For Swarthmore to advance academic rigor and innovations in the 21st century requires that we attend to changes in the ways that today’s students learn without compromising the academic standards on which its reputation is founded—including the Honors Program. Knowledge, teaching, and learning are expanding and being reinvented. We will continue to teach within traditional disciplines, but we must also support new forms of interdisciplinary, community-based, and problem-based learning. Although technology will play a greater role in the educational process, a liberal arts education will continue to rely on face-to-face discussions between individuals or among small groups, requiring
close student-faculty interaction and maintaining a low student-faculty ratio.

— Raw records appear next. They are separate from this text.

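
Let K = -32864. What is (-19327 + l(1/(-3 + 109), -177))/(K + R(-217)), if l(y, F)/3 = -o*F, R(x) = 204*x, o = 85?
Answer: -6452/19283 ≈ -0.33460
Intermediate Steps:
l(y, F) = -255*F (l(y, F) = 3*(-85*F) = -255*F)
(-19327 + l(1/(-3 + 109), -177))/(K + R(-217)) = (-19327 - 255*(-177))/(-32864 + 204*(-217)) = (-19327 + 45135)/(-32864 - 44268) = 25808/(-77132) = 25808*(-1/77132) = -6452/19283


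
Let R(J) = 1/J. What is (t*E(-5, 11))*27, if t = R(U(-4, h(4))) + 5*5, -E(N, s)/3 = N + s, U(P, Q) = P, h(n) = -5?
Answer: -24057/2 ≈ -12029.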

Strategic Directions recommends that Swarthmore continue to foster a curriculum that requires intellectual rigor within traditional disciplines. At the same time, it should provide structures and incentives to encourage innovations in both curriculum and pedagogy. Consequently, the College should:
• Create a teaching, learning, and research initiative to cultivate traditional and new competencies for students.
• Address facilities needs for academic programs, with an initial focus on the
Departments of Engineering, Biology, and Psychology, which will enable the
College to refurbish existing spaces to address significant needs in other departments.
• Provide high-impact summer learning experiences for students, including academic research and professional internships.
• Strengthen the infrastructure and mechanisms for helping students navigate the curriculum, discover opportunities, and manage their choices.